When you’re spending time in nature, there is a super simple way to help the Earth: pull the invasive “bully” plants to give native plants space, nutrients and sunlight to grow! This short video offers you everything you need to know to get started. Be sure to put the pulled plants in the trash (not compost) so they don’t come back again! Bonus: there’s a hot tip included on a yummy way to use the Garlic Mustard…Enjoy!
On your next walk, bring a collecting bag or bucket to hold any potential rock buddies you find. Back home, you can give your new friends a quick bath, and then your imagination is the only limit on uncovering your rocks’ hidden identities.
Paint and brushes, googly eyes, fabric scrap clothes, yarn hair, a sharpie and some glue will help you fashion your new friends.
You may want to find a place outside, on a branch, around the base of a tree, or you may decide you have an indoor rock. I like to name my rock friend Roxie. Roxie may live on a shelf or you may decide to a make a special home out of a shoe box.
Make your own nature paintbrushes by attaching natural items like leaves, pine needles, grasses, pinecones and flowers to the tips of sticks with twine or rubber bands. Dip in watercolor or tempera paint and enjoy experimenting with different shapes, textures and lines. Making art for Earth Day has never been so much fun!
Do you have a child who is noticing the abundance of violets, dandelions, and new leaves in your neighborhood? Check out this neat way to collect some plants and flowers from the website below. I created the board just as described except I added a handle at the top so my almost-3-year-old could carry it (of course after about 5 minutes I ended up with it anyway!!), but even with that it took about 1 minute to set up. Just grab a piece of cardboard, write/ draw 3-4 categories of plant parts along the front, and attach rubber bands near the words. You could make the categories anything you want– I found the twigs to be the toughest one because my daughter wanted to pick up bigger sticks, so it might be worth changing the bottom row to grass. If you feel leery about picking live plants, you could always collect seed pods, fallen flower petals, and other loose plant parts. Just watch out for those leaves of 3… no one wants to collect poison ivy!
Have a blast with this super simple, kid-approved activity today! All you need is two sticks (or blocks or tape) to make a narrow river for you and your little one(s) to jump over. Each turn, the river gets a little bit wider as the jumper figures out how to make it across the river in a step, lunge, jump or leap. You’ll be amazed at how fun this easy activity is…Try it today!
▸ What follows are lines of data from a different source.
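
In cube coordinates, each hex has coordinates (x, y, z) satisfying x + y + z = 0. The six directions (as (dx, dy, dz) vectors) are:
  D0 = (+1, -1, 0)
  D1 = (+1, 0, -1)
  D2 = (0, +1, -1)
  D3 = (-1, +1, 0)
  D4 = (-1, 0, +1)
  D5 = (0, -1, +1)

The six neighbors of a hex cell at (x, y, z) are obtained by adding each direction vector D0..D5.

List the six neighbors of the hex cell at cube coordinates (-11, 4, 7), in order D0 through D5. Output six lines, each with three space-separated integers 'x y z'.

Center: (-11, 4, 7). Add each direction:
  D0: (-11, 4, 7) + (1, -1, 0) = (-10, 3, 7)
  D1: (-11, 4, 7) + (1, 0, -1) = (-10, 4, 6)
  D2: (-11, 4, 7) + (0, 1, -1) = (-11, 5, 6)
  D3: (-11, 4, 7) + (-1, 1, 0) = (-12, 5, 7)
  D4: (-11, 4, 7) + (-1, 0, 1) = (-12, 4, 8)
  D5: (-11, 4, 7) + (0, -1, 1) = (-11, 3, 8)

Answer: -10 3 7
-10 4 6
-11 5 6
-12 5 7
-12 4 8
-11 3 8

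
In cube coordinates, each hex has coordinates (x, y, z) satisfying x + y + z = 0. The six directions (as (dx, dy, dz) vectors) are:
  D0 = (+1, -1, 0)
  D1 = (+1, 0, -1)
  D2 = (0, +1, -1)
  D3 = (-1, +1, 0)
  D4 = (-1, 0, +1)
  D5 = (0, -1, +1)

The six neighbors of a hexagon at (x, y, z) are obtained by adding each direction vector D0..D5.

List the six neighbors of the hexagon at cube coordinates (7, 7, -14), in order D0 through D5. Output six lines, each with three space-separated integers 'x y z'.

Answer: 8 6 -14
8 7 -15
7 8 -15
6 8 -14
6 7 -13
7 6 -13

Derivation:
Center: (7, 7, -14). Add each direction:
  D0: (7, 7, -14) + (1, -1, 0) = (8, 6, -14)
  D1: (7, 7, -14) + (1, 0, -1) = (8, 7, -15)
  D2: (7, 7, -14) + (0, 1, -1) = (7, 8, -15)
  D3: (7, 7, -14) + (-1, 1, 0) = (6, 8, -14)
  D4: (7, 7, -14) + (-1, 0, 1) = (6, 7, -13)
  D5: (7, 7, -14) + (0, -1, 1) = (7, 6, -13)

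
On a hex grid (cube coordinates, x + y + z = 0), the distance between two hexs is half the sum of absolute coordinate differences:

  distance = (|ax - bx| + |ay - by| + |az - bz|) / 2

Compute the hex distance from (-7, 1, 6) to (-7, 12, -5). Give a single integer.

Answer: 11

Derivation:
|ax - bx| = |-7 - (-7)| = 0
|ay - by| = |1 - 12| = 11
|az - bz| = |6 - (-5)| = 11
distance = (0 + 11 + 11) / 2 = 22 / 2 = 11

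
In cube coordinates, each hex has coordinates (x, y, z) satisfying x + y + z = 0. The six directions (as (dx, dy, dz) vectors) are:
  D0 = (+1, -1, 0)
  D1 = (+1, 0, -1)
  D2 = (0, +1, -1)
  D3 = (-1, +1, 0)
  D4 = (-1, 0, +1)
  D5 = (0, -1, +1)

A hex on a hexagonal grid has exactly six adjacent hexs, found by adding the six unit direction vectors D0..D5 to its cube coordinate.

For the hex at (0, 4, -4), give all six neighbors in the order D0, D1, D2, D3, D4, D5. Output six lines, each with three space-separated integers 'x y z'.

Answer: 1 3 -4
1 4 -5
0 5 -5
-1 5 -4
-1 4 -3
0 3 -3

Derivation:
Center: (0, 4, -4). Add each direction:
  D0: (0, 4, -4) + (1, -1, 0) = (1, 3, -4)
  D1: (0, 4, -4) + (1, 0, -1) = (1, 4, -5)
  D2: (0, 4, -4) + (0, 1, -1) = (0, 5, -5)
  D3: (0, 4, -4) + (-1, 1, 0) = (-1, 5, -4)
  D4: (0, 4, -4) + (-1, 0, 1) = (-1, 4, -3)
  D5: (0, 4, -4) + (0, -1, 1) = (0, 3, -3)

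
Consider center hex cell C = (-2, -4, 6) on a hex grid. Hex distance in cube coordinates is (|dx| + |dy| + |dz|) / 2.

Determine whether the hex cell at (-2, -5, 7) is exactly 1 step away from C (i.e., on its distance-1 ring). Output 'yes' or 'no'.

|px - cx| = |-2 - (-2)| = 0
|py - cy| = |-5 - (-4)| = 1
|pz - cz| = |7 - 6| = 1
distance = (0+1+1)/2 = 2/2 = 1
radius = 1; distance == radius -> yes

Answer: yes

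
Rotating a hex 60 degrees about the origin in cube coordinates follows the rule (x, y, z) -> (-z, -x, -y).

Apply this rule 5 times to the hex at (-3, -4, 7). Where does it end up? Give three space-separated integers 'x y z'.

Start: (-3, -4, 7)
Step 1: (-3, -4, 7) -> (-(7), -(-3), -(-4)) = (-7, 3, 4)
Step 2: (-7, 3, 4) -> (-(4), -(-7), -(3)) = (-4, 7, -3)
Step 3: (-4, 7, -3) -> (-(-3), -(-4), -(7)) = (3, 4, -7)
Step 4: (3, 4, -7) -> (-(-7), -(3), -(4)) = (7, -3, -4)
Step 5: (7, -3, -4) -> (-(-4), -(7), -(-3)) = (4, -7, 3)

Answer: 4 -7 3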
Today we challenge you to create a simple “Save the stuffies” obstacle course. You need just a few materials:
1) a log or two – sticks also work! If indoors, use pillows or placemats as stepping stones. You just want them to be within a step’s reach of your youngest player.
2) stuffed animals or magazine/pictures of animals
3) a home base (a tree, step, chair, etc)
The goal of the game is to save the stuffies by balancing along the logs or stepping stones and picking up and taking each stuffy (one at a time) to home base without losing your balance. Repeat to save as many stuffies as you can. Have fun!
Making art from natural objects is so much fun! For this activity, collect any natural items that are appealing to you and your child like twigs, acorns, walnuts, invasive species, garden flowers, etc. and arrange them into portraits on a canvas. A paper plate or cardboard work well as a canvas (both outdoors and indoors) as do flat stumps in nature as well. This activity is a great conversation starter about different emotions and feelings. It’s so beneficial for our children to hear (over and over, so many times) that all feelings are okay and all feelings pass. We ALL have big feelings every day – especially right now during this time of uncertainty. Ask your child questions about the faces they create on their canvas and to remember a time they felt that emotion. Create different faces and play a “guess that feeling” game with your kiddo- it’s sure to have you both laughing in no time!
These kid-approved (and child-named!) Yum Bars are super easy to make, have only four ingredients and are a delicious and protein-packed snack. We hope your family enjoys this simple baking project and yummy snack!
2 ripe bananas
2 cups of old fashioned oats
1/2 cup of peanut butter
1/2 cup of chocolate chips
Preheat your oven to 350*
Mash the bananas, add the other three ingredients, and stir together. Pour the batter into a greased 9×9-inch pan OR drop by the tablespoon onto a lined baking sheet.
Bake until set (between 10-15 minutes). Allow to cool for 30 minutes before serving.
The Number Ride game is really simple and totally customizable. All you need is sidewalk chalk (or markers and paper indoors). Make many sets of the same 3 numbers a short distance apart. The goal is to bike ride (or hop or jump) on whichever number chosen that round, from the start to the finish. Vary the distance of the numbers based on age and ability and plan for your child to be able to hit the same number 5 or 6 times. It’s great to start with consecutive numbers like 1, 2, and 3 and you can quickly move to playing with concepts like evens (2, 4 and 6’s) and odds (1, 3 and 5’s) as well as using the numbers to show children how to count by 5’s and 10’s. Have fun with the Number Ride!